Communicating about the dialogue to the public increases its impact. It is therefore a good idea to include the media. It is quite possible, but not always simple because as an event, a dialogue is slightly different from the events usually monitored by the media. You should think through the role of the journalistic media and social media in the event well in advance, preferably in joint discussions with the journalists.
Eight tips for working with the media
- Dialogue may be a new operating method to the media. Think about how you justify the need for it from a point of view that interests journalists. Why does society need a dialogue right now and what kind of new dimensions does a dialogue bring to the societal discourse?
- The organiser of the dialogue should contact journalistic media at an early stage of planning the event. For example, a meeting in person with the chief editor or the other journalists may help find topics of common interest. A dialogue is a good method here, too! Forget your professional roles for a moment and think about what issue needs to be brought up.
- Openly reflect on the media’s possible role in the dialogue. Would the media like to be involved in the dialogue as a convener, perhaps together with a company or an organisation? Or as a participant among the others? What kind of new content would the dialogue provide to the media? Does the dialogue offer something new for the interaction of the public and the media?
- It may be a good idea to discuss how a dialogue challenges the traditional role of the journalist – even journalists are likely to benefit more from participation than from distant observation.
- Journalists are experts in finding good topics. If the event is organised in co-operation with the media, discuss what kind of issue would bring the people in the area together. What issue touches and affects us as people? That will be the theme for your dialogue.
- You should discuss the ground rules for publicity in advance and the participants should already be informed of them in the invitation or at the latest at the beginning of the event. Is the event public and can what is said in it be quoted? If the discussion is confidential, how will the journalists find material for their articles? Can people be interviewed afterwards? Can journalists use the forming understanding and the networks as background material for their articles?
- Also consider the need for photographs and/or moving image.
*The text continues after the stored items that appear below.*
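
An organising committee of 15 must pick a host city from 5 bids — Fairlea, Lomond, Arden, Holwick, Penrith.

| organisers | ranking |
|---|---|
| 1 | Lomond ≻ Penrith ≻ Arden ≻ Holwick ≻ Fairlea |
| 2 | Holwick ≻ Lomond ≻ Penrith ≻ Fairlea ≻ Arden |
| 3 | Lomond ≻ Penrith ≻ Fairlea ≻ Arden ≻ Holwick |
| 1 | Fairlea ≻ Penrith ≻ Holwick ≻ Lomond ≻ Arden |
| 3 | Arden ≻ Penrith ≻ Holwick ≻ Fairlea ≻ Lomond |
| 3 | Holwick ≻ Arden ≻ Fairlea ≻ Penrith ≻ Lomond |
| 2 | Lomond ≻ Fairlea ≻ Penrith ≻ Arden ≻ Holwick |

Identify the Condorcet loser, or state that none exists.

Pairwise majorities:
Fairlea vs Lomond: Lomond wins 8–7.
Fairlea vs Arden: 8 to 7, Fairlea.
Fairlea vs Holwick: Fairlea preferred on 3+1+2 = 6 ballots; Holwick wins 9–6.
Fairlea vs Penrith: Penrith, 9–6.
Lomond vs Arden: Lomond, 9–6.
Lomond vs Holwick: Lomond preferred on 1+3+2 = 6 ballots; Holwick wins 9–6.
Lomond vs Penrith: Lomond wins 8–7.
Arden–Holwick: Arden 9–6.
Arden vs Penrith: 6 to 9, Penrith.
Holwick vs Penrith: Penrith wins 10–5.
Every city wins at least one matchup (Fairlea beats Arden; Lomond beats Fairlea; Arden beats Holwick; Holwick beats Fairlea; Penrith beats Fairlea), so there is no Condorcet loser.

none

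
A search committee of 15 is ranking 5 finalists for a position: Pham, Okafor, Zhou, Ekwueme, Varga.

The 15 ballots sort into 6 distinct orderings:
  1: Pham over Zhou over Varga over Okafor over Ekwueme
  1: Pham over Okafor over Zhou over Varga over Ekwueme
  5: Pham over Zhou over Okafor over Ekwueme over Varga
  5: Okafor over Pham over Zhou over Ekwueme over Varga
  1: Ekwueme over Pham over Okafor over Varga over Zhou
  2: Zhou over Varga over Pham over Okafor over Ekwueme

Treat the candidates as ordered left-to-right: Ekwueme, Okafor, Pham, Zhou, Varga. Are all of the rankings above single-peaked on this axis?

Axis positions: Ekwueme=1, Okafor=2, Pham=3, Zhou=4, Varga=5.
Cluster 1 (peak Pham at position 3): ranking walks positions 3-4-5-2-1, expanding outward from the peak — single-peaked.
Cluster 2 (peak Pham at position 3): ranking walks positions 3-2-4-5-1, expanding outward from the peak — single-peaked.
Cluster 3 (peak Pham at position 3): ranking walks positions 3-4-2-1-5, expanding outward from the peak — single-peaked.
Cluster 4 (peak Okafor at position 2): ranking walks positions 2-3-4-1-5, expanding outward from the peak — single-peaked.
Cluster 5: ranking walks positions 1-3-2-5-4; Pham is ranked above Okafor even though Okafor lies between Pham and the peak Ekwueme on the axis — preferences dip and rise again. Not single-peaked.
Cluster 6 (peak Zhou at position 4): ranking walks positions 4-5-3-2-1, expanding outward from the peak — single-peaked.
Cluster 5 violates single-peakedness, so the profile is not single-peaked on this axis.

no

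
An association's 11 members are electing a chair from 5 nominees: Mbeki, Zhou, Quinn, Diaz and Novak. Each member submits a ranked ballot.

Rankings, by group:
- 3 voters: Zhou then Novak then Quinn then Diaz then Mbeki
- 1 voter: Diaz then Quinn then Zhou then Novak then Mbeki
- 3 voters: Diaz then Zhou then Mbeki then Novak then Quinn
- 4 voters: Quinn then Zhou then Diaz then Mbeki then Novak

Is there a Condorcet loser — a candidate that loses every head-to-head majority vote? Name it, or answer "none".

none

Head-to-head results (11 voters):
Mbeki vs Zhou: Mbeki preferred on 0 ballots; Zhou wins 11–0.
Mbeki vs Quinn: 3 to 8, Quinn.
Mbeki vs Diaz: Mbeki is ranked higher on 0 ballots, Diaz on 11. Diaz wins 11–0.
Mbeki–Novak: Mbeki 7–4.
Zhou vs Quinn: 3+3 = 6 for Zhou, 5 for Quinn — Zhou by 6–5.
Zhou vs Diaz: Zhou preferred on 3+4 = 7 ballots; Zhou wins 7–4.
Zhou vs Novak: Zhou, 11–0.
Quinn vs Diaz: 3+4 = 7 for Quinn, 4 for Diaz — Quinn by 7–4.
Quinn vs Novak: 5 to 6, Novak.
Diaz vs Novak: Diaz wins 8–3.
Every candidate wins at least one matchup (Mbeki beats Novak; Zhou beats Mbeki; Quinn beats Mbeki; Diaz beats Mbeki; Novak beats Quinn), so there is no Condorcet loser.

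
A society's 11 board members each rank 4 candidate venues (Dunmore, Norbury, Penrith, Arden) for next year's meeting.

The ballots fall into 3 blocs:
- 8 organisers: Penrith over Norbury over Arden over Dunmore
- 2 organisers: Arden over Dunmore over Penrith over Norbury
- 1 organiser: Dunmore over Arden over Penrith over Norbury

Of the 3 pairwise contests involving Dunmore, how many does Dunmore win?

0

Dunmore against each rival (11 organisers):
Dunmore vs Norbury: Dunmore is ranked higher on 2+1 = 3 ballots, Norbury on 8. Norbury wins 8–3.
Dunmore vs Penrith: 3 to 8, Penrith.
Dunmore vs Arden: Dunmore preferred on 1 ballot; Arden wins 10–1.
Dunmore beats no one; loses to Norbury, Penrith, Arden — 0 pairwise wins.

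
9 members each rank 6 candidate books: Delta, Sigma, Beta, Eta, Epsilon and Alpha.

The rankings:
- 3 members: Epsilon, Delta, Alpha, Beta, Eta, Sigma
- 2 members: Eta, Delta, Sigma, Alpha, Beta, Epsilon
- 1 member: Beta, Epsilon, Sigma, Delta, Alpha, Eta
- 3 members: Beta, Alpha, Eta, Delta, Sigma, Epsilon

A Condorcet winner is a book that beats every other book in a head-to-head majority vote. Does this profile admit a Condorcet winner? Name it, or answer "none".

none

Pairwise majorities:
Delta–Sigma: Delta 8–1.
Delta–Beta: Delta 5–4.
Delta vs Eta: Eta, 5–4.
Delta vs Epsilon: Delta, 5–4.
Delta vs Alpha: Delta wins 6–3.
Sigma vs Beta: Beta, 7–2.
Sigma vs Eta: Eta wins 8–1.
Sigma vs Epsilon: Sigma, 5–4.
Sigma vs Alpha: Alpha wins 6–3.
Beta vs Eta: Beta wins 7–2.
Beta vs Epsilon: Beta, 6–3.
Beta–Alpha: Alpha 5–4.
Eta vs Epsilon: Eta wins 5–4.
Eta–Alpha: Alpha 7–2.
Epsilon–Alpha: Alpha 5–4.
No book is unbeaten: Delta loses to Eta; Sigma loses to Delta; Beta loses to Delta; Eta loses to Beta; Epsilon loses to Delta; Alpha loses to Delta. In particular Delta → Beta → Eta → Delta is a majority cycle — no Condorcet winner exists.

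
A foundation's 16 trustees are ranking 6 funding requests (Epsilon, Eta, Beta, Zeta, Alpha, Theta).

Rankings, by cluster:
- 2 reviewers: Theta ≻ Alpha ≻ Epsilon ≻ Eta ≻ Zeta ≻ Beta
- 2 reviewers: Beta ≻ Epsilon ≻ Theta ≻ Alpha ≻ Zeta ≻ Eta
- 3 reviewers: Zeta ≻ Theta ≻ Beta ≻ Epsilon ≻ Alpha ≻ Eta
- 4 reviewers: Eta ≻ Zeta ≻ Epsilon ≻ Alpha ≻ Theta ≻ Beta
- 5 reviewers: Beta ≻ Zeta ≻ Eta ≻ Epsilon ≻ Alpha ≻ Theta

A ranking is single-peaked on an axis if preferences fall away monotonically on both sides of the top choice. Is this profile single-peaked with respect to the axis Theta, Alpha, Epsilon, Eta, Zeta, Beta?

no

Axis positions: Theta=1, Alpha=2, Epsilon=3, Eta=4, Zeta=5, Beta=6.
Cluster 1 (peak Theta at position 1): ranking walks positions 1-2-3-4-5-6, expanding outward from the peak — single-peaked.
Cluster 2: ranking walks positions 6-3-1-2-5-4; Epsilon is ranked above Zeta even though Zeta lies between Epsilon and the peak Beta on the axis — preferences dip and rise again. Not single-peaked.
Cluster 3: ranking walks positions 5-1-6-3-2-4; Theta is ranked above Eta even though Eta lies between Theta and the peak Zeta on the axis — preferences dip and rise again. Not single-peaked.
Cluster 4 (peak Eta at position 4): ranking walks positions 4-5-3-2-1-6, expanding outward from the peak — single-peaked.
Cluster 5 (peak Beta at position 6): ranking walks positions 6-5-4-3-2-1, expanding outward from the peak — single-peaked.
Cluster 2 violates single-peakedness, so the profile is not single-peaked on this axis.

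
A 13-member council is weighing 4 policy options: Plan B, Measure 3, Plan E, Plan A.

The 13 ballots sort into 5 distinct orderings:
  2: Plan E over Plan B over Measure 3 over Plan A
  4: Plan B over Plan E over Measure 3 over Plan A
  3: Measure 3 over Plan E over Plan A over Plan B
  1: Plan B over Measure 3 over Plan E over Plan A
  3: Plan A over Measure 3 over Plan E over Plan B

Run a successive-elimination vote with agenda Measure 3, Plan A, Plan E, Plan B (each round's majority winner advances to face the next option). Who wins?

Round 1: Measure 3 vs Plan A — 10–3, Measure 3 advances.
Round 2: Measure 3 vs Plan E — 7–6, Measure 3 advances.
Round 3: Measure 3 vs Plan B — 6–7, Plan B advances.
Plan B survives the agenda.

Plan B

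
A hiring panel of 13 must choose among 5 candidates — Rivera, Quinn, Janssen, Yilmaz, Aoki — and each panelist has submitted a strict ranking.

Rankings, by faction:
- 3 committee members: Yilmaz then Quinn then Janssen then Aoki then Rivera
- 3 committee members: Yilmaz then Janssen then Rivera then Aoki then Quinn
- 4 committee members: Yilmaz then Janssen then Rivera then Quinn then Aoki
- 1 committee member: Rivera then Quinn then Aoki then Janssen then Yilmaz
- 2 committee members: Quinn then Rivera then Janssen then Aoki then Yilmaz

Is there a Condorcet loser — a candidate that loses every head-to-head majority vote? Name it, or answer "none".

Pairwise majorities:
Rivera vs Quinn: Rivera is ranked higher on 3+4+1 = 8 ballots, Quinn on 5. Rivera wins 8–5.
Rivera vs Janssen: Rivera preferred on 1+2 = 3 ballots; Janssen wins 10–3.
Rivera vs Yilmaz: Rivera is ranked higher on 1+2 = 3 ballots, Yilmaz on 10. Yilmaz wins 10–3.
Rivera vs Aoki: Rivera, 10–3.
Quinn vs Janssen: Janssen, 7–6.
Quinn vs Yilmaz: Yilmaz wins 10–3.
Quinn vs Aoki: 10 to 3, Quinn.
Janssen vs Yilmaz: 3 to 10, Yilmaz.
Janssen vs Aoki: 12 to 1, Janssen.
Yilmaz vs Aoki: Yilmaz preferred on 3+3+4 = 10 ballots; Yilmaz wins 10–3.
Aoki is beaten in every head-to-head and is the Condorcet loser.

Aoki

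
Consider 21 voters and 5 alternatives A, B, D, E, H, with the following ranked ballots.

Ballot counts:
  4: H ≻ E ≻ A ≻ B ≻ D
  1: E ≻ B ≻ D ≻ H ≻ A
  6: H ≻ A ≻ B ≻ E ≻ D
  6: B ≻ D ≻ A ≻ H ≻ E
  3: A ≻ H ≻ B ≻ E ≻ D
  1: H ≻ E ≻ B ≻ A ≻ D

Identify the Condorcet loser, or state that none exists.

D

Pairwise majorities:
A–B: A 13–8.
A vs D: A, 14–7.
A–E: A 15–6.
A vs H: A is ranked higher on 6+3 = 9 ballots, H on 12. H wins 12–9.
B vs D: B wins 21–0.
B vs E: 15 to 6, B.
B vs H: B is ranked higher on 1+6 = 7 ballots, H on 14. H wins 14–7.
D vs E: D preferred on 6 ballots; E wins 15–6.
D vs H: D preferred on 1+6 = 7 ballots; H wins 14–7.
E vs H: E preferred on 1 ballot; H wins 20–1.
D is beaten in every head-to-head and is the Condorcet loser.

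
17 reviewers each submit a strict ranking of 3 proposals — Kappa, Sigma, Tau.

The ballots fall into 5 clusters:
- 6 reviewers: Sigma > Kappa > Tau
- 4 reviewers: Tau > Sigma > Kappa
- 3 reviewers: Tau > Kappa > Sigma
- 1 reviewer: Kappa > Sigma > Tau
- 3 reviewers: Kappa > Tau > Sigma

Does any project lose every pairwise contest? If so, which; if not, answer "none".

none

Head-to-head results (17 reviewers):
Kappa vs Sigma: Kappa preferred on 3+1+3 = 7 ballots; Sigma wins 10–7.
Kappa vs Tau: 10 to 7, Kappa.
Sigma–Tau: Tau 10–7.
No project is winless: Kappa beats Tau; Sigma beats Kappa; Tau beats Sigma. There is no Condorcet loser.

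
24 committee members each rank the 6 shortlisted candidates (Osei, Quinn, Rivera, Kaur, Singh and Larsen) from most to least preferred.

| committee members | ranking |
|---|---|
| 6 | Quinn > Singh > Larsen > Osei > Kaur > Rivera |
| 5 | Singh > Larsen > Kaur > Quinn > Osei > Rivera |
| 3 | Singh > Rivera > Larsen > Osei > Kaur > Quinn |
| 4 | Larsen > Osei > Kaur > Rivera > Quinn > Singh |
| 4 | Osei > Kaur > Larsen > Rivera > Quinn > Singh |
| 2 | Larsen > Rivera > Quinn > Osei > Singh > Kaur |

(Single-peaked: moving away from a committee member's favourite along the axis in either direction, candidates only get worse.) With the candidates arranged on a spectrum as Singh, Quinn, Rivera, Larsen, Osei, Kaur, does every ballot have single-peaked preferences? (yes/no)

Axis positions: Singh=1, Quinn=2, Rivera=3, Larsen=4, Osei=5, Kaur=6.
Bloc 1: ranking walks positions 2-1-4-5-6-3; Larsen is ranked above Rivera even though Rivera lies between Larsen and the peak Quinn on the axis — preferences dip and rise again. Not single-peaked.
Bloc 2: ranking walks positions 1-4-6-2-5-3; Larsen is ranked above Quinn even though Quinn lies between Larsen and the peak Singh on the axis — preferences dip and rise again. Not single-peaked.
Bloc 3: ranking walks positions 1-3-4-5-6-2; Rivera is ranked above Quinn even though Quinn lies between Rivera and the peak Singh on the axis — preferences dip and rise again. Not single-peaked.
Bloc 4 (peak Larsen at position 4): ranking walks positions 4-5-6-3-2-1, expanding outward from the peak — single-peaked.
Bloc 5 (peak Osei at position 5): ranking walks positions 5-6-4-3-2-1, expanding outward from the peak — single-peaked.
Bloc 6 (peak Larsen at position 4): ranking walks positions 4-3-2-5-1-6, expanding outward from the peak — single-peaked.
Bloc 1 violates single-peakedness, so the profile is not single-peaked on this axis.

no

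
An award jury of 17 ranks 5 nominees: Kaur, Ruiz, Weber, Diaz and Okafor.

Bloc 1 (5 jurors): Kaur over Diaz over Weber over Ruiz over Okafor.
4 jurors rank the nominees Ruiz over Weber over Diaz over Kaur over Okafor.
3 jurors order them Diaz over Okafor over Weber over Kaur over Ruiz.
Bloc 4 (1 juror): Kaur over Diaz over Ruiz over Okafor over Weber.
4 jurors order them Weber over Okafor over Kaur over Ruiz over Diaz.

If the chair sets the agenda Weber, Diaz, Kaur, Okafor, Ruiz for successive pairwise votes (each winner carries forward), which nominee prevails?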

In advance, think about what can be photographed in the event and discuss this with the media. Especially the television may decide to ignore the event if there is no picture material. If the event is entirely confidential, think about whether some of the participants might be willing to appear in front of the cameras after the event.
- Even if the journalistic media does not attend, there is always media present – the social media. You should also ask citizen journalists to join in – bloggers, vloggers and other residents who are active in the social media. This is how the dialogic story spreads in the networks. You should go over the ground rules for the social media at the beginning of the event. For example, can things said by the others be quoted in the social media and can photos be published?